The hope is it will keep animal rights legislation from changing farming in Ohio, thereby securing present methods and costs. The biggest threat such legislation can produce is the loss of yet another American industry.
We enacted laws that made it easy for foreign competition to take our industry from this country and move industrial production to China and other foreign countries. The promoters hailed a cleaner environment and safer workplace, but the sting of lost jobs is haunting America.
What we really need is a national policy that stops animal rights legislation from sending yet another industry to foreign countries — not another state-by-state “knee jerk” reaction.
Those who wish to buy meat and eggs from animals cared for in a special way should and do have the right to do so. Yes, those who treat animals poorly should be stopped and to the best of my knowledge, we already have laws to curb such violators.
Laws that mandate a particular type of animal husbandry should be found unconstitutional.
While I am not opposed to Issue 2, I am opposed to making yet another Constitutional amendment. Perhaps we should stop amending the Constitution before we lose sight of its original purpose.
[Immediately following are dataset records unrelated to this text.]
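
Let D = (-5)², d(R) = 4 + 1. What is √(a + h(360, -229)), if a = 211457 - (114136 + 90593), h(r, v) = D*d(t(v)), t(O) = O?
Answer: √6853 ≈ 82.783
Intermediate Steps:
d(R) = 5
D = 25
h(r, v) = 125 (h(r, v) = 25*5 = 125)
a = 6728 (a = 211457 - 1*204729 = 211457 - 204729 = 6728)
√(a + h(360, -229)) = √(6728 + 125) = √6853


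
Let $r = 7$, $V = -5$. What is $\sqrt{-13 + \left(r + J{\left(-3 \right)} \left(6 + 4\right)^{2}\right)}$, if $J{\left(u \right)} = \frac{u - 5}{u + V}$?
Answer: $\sqrt{94} \approx 9.6954$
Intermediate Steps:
$J{\left(u \right)} = 1$ ($J{\left(u \right)} = \frac{u - 5}{u - 5} = \frac{-5 + u}{-5 + u} = 1$)
$\sqrt{-13 + \left(r + J{\left(-3 \right)} \left(6 + 4\right)^{2}\right)} = \sqrt{-13 + \left(7 + 1 \left(6 + 4\right)^{2}\right)} = \sqrt{-13 + \left(7 + 1 \cdot 10^{2}\right)} = \sqrt{-13 + \left(7 + 1 \cdot 100\right)} = \sqrt{-13 + \left(7 + 100\right)} = \sqrt{-13 + 107} = \sqrt{94}$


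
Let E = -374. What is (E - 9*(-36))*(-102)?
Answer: 5100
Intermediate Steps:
(E - 9*(-36))*(-102) = (-374 - 9*(-36))*(-102) = (-374 + 324)*(-102) = -50*(-102) = 5100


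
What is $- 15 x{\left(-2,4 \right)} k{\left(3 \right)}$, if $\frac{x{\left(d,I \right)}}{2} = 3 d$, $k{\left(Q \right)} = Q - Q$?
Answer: $0$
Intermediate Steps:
$k{\left(Q \right)} = 0$
$x{\left(d,I \right)} = 6 d$ ($x{\left(d,I \right)} = 2 \cdot 3 d = 6 d$)
$- 15 x{\left(-2,4 \right)} k{\left(3 \right)} = - 15 \cdot 6 \left(-2\right) 0 = \left(-15\right) \left(-12\right) 0 = 180 \cdot 0 = 0$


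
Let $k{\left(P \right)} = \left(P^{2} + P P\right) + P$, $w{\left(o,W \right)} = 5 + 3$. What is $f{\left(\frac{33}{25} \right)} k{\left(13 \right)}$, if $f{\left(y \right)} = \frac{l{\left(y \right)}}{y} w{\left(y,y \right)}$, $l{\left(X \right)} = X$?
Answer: $2808$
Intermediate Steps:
$w{\left(o,W \right)} = 8$
$k{\left(P \right)} = P + 2 P^{2}$ ($k{\left(P \right)} = \left(P^{2} + P^{2}\right) + P = 2 P^{2} + P = P + 2 P^{2}$)
$f{\left(y \right)} = 8$ ($f{\left(y \right)} = \frac{y}{y} 8 = 1 \cdot 8 = 8$)
$f{\left(\frac{33}{25} \right)} k{\left(13 \right)} = 8 \cdot 13 \left(1 + 2 \cdot 13\right) = 8 \cdot 13 \left(1 + 26\right) = 8 \cdot 13 \cdot 27 = 8 \cdot 351 = 2808$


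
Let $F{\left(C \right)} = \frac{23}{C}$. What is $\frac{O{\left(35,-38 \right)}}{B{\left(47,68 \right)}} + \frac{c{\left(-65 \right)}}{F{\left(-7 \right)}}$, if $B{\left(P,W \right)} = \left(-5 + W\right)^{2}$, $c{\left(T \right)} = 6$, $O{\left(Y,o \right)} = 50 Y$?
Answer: $- \frac{18064}{13041} \approx -1.3852$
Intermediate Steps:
$\frac{O{\left(35,-38 \right)}}{B{\left(47,68 \right)}} + \frac{c{\left(-65 \right)}}{F{\left(-7 \right)}} = \frac{50 \cdot 35}{\left(-5 + 68\right)^{2}} + \frac{6}{23 \frac{1}{-7}} = \frac{1750}{63^{2}} + \frac{6}{23 \left(- \frac{1}{7}\right)} = \frac{1750}{3969} + \frac{6}{- \frac{23}{7}} = 1750 \cdot \frac{1}{3969} + 6 \left(- \frac{7}{23}\right) = \frac{250}{567} - \frac{42}{23} = - \frac{18064}{13041}$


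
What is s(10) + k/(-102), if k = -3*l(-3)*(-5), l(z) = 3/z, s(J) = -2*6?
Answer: -403/34 ≈ -11.853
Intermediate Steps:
s(J) = -12
k = -15 (k = -9/(-3)*(-5) = -9*(-1)/3*(-5) = -3*(-1)*(-5) = 3*(-5) = -15)
s(10) + k/(-102) = -12 - 15/(-102) = -12 - 1/102*(-15) = -12 + 5/34 = -403/34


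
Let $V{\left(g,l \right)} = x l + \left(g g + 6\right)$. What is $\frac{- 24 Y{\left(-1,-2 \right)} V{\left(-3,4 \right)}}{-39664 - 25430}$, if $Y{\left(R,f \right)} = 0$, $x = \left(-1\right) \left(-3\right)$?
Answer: $0$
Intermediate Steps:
$x = 3$
$V{\left(g,l \right)} = 6 + g^{2} + 3 l$ ($V{\left(g,l \right)} = 3 l + \left(g g + 6\right) = 3 l + \left(g^{2} + 6\right) = 3 l + \left(6 + g^{2}\right) = 6 + g^{2} + 3 l$)
$\frac{- 24 Y{\left(-1,-2 \right)} V{\left(-3,4 \right)}}{-39664 - 25430} = \frac{\left(-24\right) 0 \left(6 + \left(-3\right)^{2} + 3 \cdot 4\right)}{-39664 - 25430} = \frac{0 \left(6 + 9 + 12\right)}{-65094} = 0 \cdot 27 \left(- \frac{1}{65094}\right) = 0 \left(- \frac{1}{65094}\right) = 0$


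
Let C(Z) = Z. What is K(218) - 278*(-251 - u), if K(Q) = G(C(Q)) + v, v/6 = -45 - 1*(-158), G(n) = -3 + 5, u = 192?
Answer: 123834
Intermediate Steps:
G(n) = 2
v = 678 (v = 6*(-45 - 1*(-158)) = 6*(-45 + 158) = 6*113 = 678)
K(Q) = 680 (K(Q) = 2 + 678 = 680)
K(218) - 278*(-251 - u) = 680 - 278*(-251 - 1*192) = 680 - 278*(-251 - 192) = 680 - 278*(-443) = 680 - 1*(-123154) = 680 + 123154 = 123834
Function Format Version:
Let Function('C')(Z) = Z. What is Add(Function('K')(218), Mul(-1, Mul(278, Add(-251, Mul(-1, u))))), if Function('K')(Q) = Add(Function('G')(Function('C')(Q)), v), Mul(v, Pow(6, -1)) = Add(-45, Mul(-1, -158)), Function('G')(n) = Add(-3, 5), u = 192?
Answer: 123834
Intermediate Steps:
Function('G')(n) = 2
v = 678 (v = Mul(6, Add(-45, Mul(-1, -158))) = Mul(6, Add(-45, 158)) = Mul(6, 113) = 678)
Function('K')(Q) = 680 (Function('K')(Q) = Add(2, 678) = 680)
Add(Function('K')(218), Mul(-1, Mul(278, Add(-251, Mul(-1, u))))) = Add(680, Mul(-1, Mul(278, Add(-251, Mul(-1, 192))))) = Add(680, Mul(-1, Mul(278, Add(-251, -192)))) = Add(680, Mul(-1, Mul(278, -443))) = Add(680, Mul(-1, -123154)) = Add(680, 123154) = 123834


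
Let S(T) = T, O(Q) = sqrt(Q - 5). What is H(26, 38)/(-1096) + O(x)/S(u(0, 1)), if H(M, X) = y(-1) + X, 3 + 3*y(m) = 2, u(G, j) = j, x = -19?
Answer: -113/3288 + 2*I*sqrt(6) ≈ -0.034367 + 4.899*I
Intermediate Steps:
O(Q) = sqrt(-5 + Q)
y(m) = -1/3 (y(m) = -1 + (1/3)*2 = -1 + 2/3 = -1/3)
H(M, X) = -1/3 + X
H(26, 38)/(-1096) + O(x)/S(u(0, 1)) = (-1/3 + 38)/(-1096) + sqrt(-5 - 19)/1 = (113/3)*(-1/1096) + sqrt(-24)*1 = -113/3288 + (2*I*sqrt(6))*1 = -113/3288 + 2*I*sqrt(6)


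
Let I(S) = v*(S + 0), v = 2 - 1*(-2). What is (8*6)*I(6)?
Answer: 1152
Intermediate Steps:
v = 4 (v = 2 + 2 = 4)
I(S) = 4*S (I(S) = 4*(S + 0) = 4*S)
(8*6)*I(6) = (8*6)*(4*6) = 48*24 = 1152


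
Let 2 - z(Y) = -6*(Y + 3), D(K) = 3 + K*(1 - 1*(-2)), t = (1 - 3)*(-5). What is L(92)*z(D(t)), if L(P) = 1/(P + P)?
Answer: 109/92 ≈ 1.1848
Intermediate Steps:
t = 10 (t = -2*(-5) = 10)
D(K) = 3 + 3*K (D(K) = 3 + K*(1 + 2) = 3 + K*3 = 3 + 3*K)
z(Y) = 20 + 6*Y (z(Y) = 2 - (-6)*(Y + 3) = 2 - (-6)*(3 + Y) = 2 - (-18 - 6*Y) = 2 + (18 + 6*Y) = 20 + 6*Y)
L(P) = 1/(2*P)
L(92)*z(D(t)) = ((1/2)/92)*(20 + 6*(3 + 3*10)) = ((1/2)*(1/92))*(20 + 6*(3 + 30)) = (20 + 6*33)/184 = (20 + 198)/184 = (1/184)*218 = 109/92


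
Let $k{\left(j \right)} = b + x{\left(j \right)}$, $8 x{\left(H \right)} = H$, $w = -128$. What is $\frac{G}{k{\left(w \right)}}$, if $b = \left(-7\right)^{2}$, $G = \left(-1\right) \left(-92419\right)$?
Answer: $\frac{92419}{33} \approx 2800.6$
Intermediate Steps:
$x{\left(H \right)} = \frac{H}{8}$
$G = 92419$
$b = 49$
$k{\left(j \right)} = 49 + \frac{j}{8}$
$\frac{G}{k{\left(w \right)}} = \frac{92419}{49 + \frac{1}{8} \left(-128\right)} = \frac{92419}{49 - 16} = \frac{92419}{33}$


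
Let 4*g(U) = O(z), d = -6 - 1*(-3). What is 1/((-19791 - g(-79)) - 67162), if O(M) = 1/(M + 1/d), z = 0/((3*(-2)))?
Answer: -4/347809 ≈ -1.1501e-5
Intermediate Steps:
d = -3 (d = -6 + 3 = -3)
z = 0 (z = 0/(-6) = 0*(-⅙) = 0)
O(M) = 1/(-⅓ + M) (O(M) = 1/(M + 1/(-3)) = 1/(M - ⅓) = 1/(-⅓ + M))
g(U) = -¾ (g(U) = (3/(-1 + 3*0))/4 = (3/(-1 + 0))/4 = (3/(-1))/4 = (3*(-1))/4 = (¼)*(-3) = -¾)
1/((-19791 - g(-79)) - 67162) = 1/((-19791 - 1*(-¾)) - 67162) = 1/((-19791 + ¾) - 67162) = 1/(-79161/4 - 67162) = 1/(-347809/4) = -4/347809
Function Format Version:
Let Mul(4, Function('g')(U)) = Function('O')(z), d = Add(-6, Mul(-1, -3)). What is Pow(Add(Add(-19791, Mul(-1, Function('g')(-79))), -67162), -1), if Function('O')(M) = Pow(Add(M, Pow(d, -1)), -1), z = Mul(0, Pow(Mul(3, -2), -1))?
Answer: Rational(-4, 347809) ≈ -1.1501e-5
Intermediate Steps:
d = -3 (d = Add(-6, 3) = -3)
z = 0 (z = Mul(0, Pow(-6, -1)) = Mul(0, Rational(-1, 6)) = 0)
Function('O')(M) = Pow(Add(Rational(-1, 3), M), -1) (Function('O')(M) = Pow(Add(M, Pow(-3, -1)), -1) = Pow(Add(M, Rational(-1, 3)), -1) = Pow(Add(Rational(-1, 3), M), -1))
Function('g')(U) = Rational(-3, 4) (Function('g')(U) = Mul(Rational(1, 4), Mul(3, Pow(Add(-1, Mul(3, 0)), -1))) = Mul(Rational(1, 4), Mul(3, Pow(Add(-1, 0), -1))) = Mul(Rational(1, 4), Mul(3, Pow(-1, -1))) = Mul(Rational(1, 4), Mul(3, -1)) = Mul(Rational(1, 4), -3) = Rational(-3, 4))
Pow(Add(Add(-19791, Mul(-1, Function('g')(-79))), -67162), -1) = Pow(Add(Add(-19791, Mul(-1, Rational(-3, 4))), -67162), -1) = Pow(Add(Add(-19791, Rational(3, 4)), -67162), -1) = Pow(Add(Rational(-79161, 4), -67162), -1) = Pow(Rational(-347809, 4), -1) = Rational(-4, 347809)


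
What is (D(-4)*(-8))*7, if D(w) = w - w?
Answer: 0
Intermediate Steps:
D(w) = 0
(D(-4)*(-8))*7 = (0*(-8))*7 = 0*7 = 0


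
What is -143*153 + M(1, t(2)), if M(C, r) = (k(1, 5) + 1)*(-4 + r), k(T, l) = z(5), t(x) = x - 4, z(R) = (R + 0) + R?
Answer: -21945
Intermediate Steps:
z(R) = 2*R (z(R) = R + R = 2*R)
t(x) = -4 + x
k(T, l) = 10 (k(T, l) = 2*5 = 10)
M(C, r) = -44 + 11*r (M(C, r) = (10 + 1)*(-4 + r) = 11*(-4 + r) = -44 + 11*r)
-143*153 + M(1, t(2)) = -143*153 + (-44 + 11*(-4 + 2)) = -21879 + (-44 + 11*(-2)) = -21879 + (-44 - 22) = -21879 - 66 = -21945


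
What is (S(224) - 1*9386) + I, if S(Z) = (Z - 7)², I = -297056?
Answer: -259353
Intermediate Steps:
S(Z) = (-7 + Z)²
(S(224) - 1*9386) + I = ((-7 + 224)² - 1*9386) - 297056 = (217² - 9386) - 297056 = (47089 - 9386) - 297056 = 37703 - 297056 = -259353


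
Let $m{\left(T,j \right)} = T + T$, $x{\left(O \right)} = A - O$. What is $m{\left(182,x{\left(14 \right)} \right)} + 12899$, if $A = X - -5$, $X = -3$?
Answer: $13263$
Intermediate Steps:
$A = 2$ ($A = -3 - -5 = -3 + 5 = 2$)
$x{\left(O \right)} = 2 - O$
$m{\left(T,j \right)} = 2 T$
$m{\left(182,x{\left(14 \right)} \right)} + 12899 = 2 \cdot 182 + 12899 = 364 + 12899 = 13263$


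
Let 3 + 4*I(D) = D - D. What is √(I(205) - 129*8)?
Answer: 9*I*√51/2 ≈ 32.136*I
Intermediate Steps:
I(D) = -¾ (I(D) = -¾ + (D - D)/4 = -¾ + (¼)*0 = -¾ + 0 = -¾)
√(I(205) - 129*8) = √(-¾ - 129*8) = √(-¾ - 1032) = √(-4131/4) = 9*I*√51/2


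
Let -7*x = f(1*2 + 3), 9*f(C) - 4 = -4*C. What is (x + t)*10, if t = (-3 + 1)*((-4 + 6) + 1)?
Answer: -3620/63 ≈ -57.460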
Kim thinks the laws in Ohio protect everyone, I sure do wish that was true, having lived across the street just east of the North Preston site of Park Farms, I can assure her this is not true. Industrial Ag has already changed the picture in Ohio and until that issue is recognized even Farm Bureau members such as my self will pay a heavy price not only in property value loss but also health issues.
Farming as we knew it has already been changed in Ohio, Kim recognize this. The livestock industry has unfortunately chosen the road of protecting and promoting industrial livestock operations rather than creating a two tier system of animal industry and subsidizing small and medium sized farms.
Farm Bureau claims it is a grassroots organization but contact your local Farm Bureau on this issue and it is always deferred to Columbus where the decisions are made. Grassroots? Not in my book, Kim, learn what is really happening in Ohio.